Le cabot de Fortunio (30)

-          Ils n’en savent rien, ils ne l’ont jamais contrôlé et ils ne vont pas relever tous les numéros de plaques des voitures du coin… surtout quand elles sont particulièrement rapides.
-          Bien, bien. Et on fait quoi avec ça ?
-          Inutile de se pointer là-bas, je n’ai aucune autorité pour y aller et l’enquête est pour ainsi dire close. Mais tout de même, j’aimerais bien aller jeter un coup d’œil en douce…
-          Ouiiii, et tu ne comptes pas m’y envoyer, j’espère. Ça m’étonnerait qu’on me reçoive avec de la tartiflette, ce coup-ci. Ou alors une tartiflette dans la tronche !
-          Bien sûr, on irait à deux, j’ai un peu repéré les lieux sur goût-gueule-heurte, il n’y a qu’une petite route goudronnée pour y aller et qui descend, pas le genre pour une arrivée discrète. Mais plus haut, il y a des bois, un chemin d’exploitation et on devrait pouvoir garer la voiture au-delà du bois et s’approcher à pied. Le mieux, ce serait un matin tôt, juste avant le lever du soleil…
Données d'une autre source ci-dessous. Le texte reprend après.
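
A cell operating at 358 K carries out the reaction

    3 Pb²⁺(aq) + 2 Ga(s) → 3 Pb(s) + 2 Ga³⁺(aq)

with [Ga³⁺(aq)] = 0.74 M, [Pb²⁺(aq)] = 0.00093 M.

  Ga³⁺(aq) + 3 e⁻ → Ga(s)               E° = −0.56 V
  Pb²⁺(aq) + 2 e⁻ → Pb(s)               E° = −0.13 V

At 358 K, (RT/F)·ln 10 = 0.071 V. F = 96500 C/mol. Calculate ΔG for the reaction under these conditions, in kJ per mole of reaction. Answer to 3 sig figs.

−188 kJ/mol

The standard cell potential is −0.13 − (−0.56) = +0.43 V, with n = 6 electrons in the balanced equation.
Here Q = [Ga³⁺(aq)]^2 / [Pb²⁺(aq)]^3 = 6.81×10^8 (log Q = 8.833), giving E = +0.43 − (0.071/6)·(8.833) = +0.3255 V.
Finally ΔG = −nFE = −(6)(96500 C/mol)(+0.3255 V) = −188 kJ/mol.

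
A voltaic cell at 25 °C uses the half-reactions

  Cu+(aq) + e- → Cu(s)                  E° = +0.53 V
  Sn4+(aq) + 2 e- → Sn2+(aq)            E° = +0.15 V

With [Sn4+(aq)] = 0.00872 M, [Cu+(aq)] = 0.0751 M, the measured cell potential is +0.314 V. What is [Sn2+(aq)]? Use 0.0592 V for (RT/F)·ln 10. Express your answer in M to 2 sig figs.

Cu⁺/Cu is the cathode (higher E°); E°cell = +0.53 − (+0.15) = +0.38 V with n = 2.
Rearranging E = E° − (0.0592/n)·log Q gives log Q = 2(+0.38 − (+0.314))/0.0592 = 2.230.
Balancing electrons gives 2 Cu+(aq) + Sn2+(aq) → 2 Cu(s) + Sn4+(aq); thus Q = [Sn4+(aq)] / ([Cu+(aq)]^2·[Sn2+(aq)]).
Solving for the unknown gives log [Sn2+(aq)] = −2.041, so [Sn2+(aq)] ≈ 0.0091 M.

0.0091 M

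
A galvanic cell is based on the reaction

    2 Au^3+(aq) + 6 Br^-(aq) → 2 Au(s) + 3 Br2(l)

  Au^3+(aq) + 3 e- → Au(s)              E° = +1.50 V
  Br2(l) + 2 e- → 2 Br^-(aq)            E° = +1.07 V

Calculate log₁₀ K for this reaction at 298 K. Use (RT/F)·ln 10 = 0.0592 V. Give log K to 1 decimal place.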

-          Là, pendant la semaine, inutile d’y compter, je bosse moi ! coupé-je d’autorité.
-          Tu as raison, je proposerais plutôt même dimanche matin. La météo prévoit un temps brumeux, de la bruine peut-être, de quoi aller se balader discrètement en tenue pas trop voyante, si tu vois ce que je veux dire…
-          Allez, pourquoi pas ? A quelle heure dimanche matin ? Il faut une heure et demie pour aller là-bas, non ?
-          Un peu plus, même. Je propose trois heures du mat’ ici, dit-il en débouchant une petite bouteille.
-          Ça boume. Bon, on finit cette fillette de rosé et tu te barres. A moins que tu veuilles casser une croûte sur le pouce…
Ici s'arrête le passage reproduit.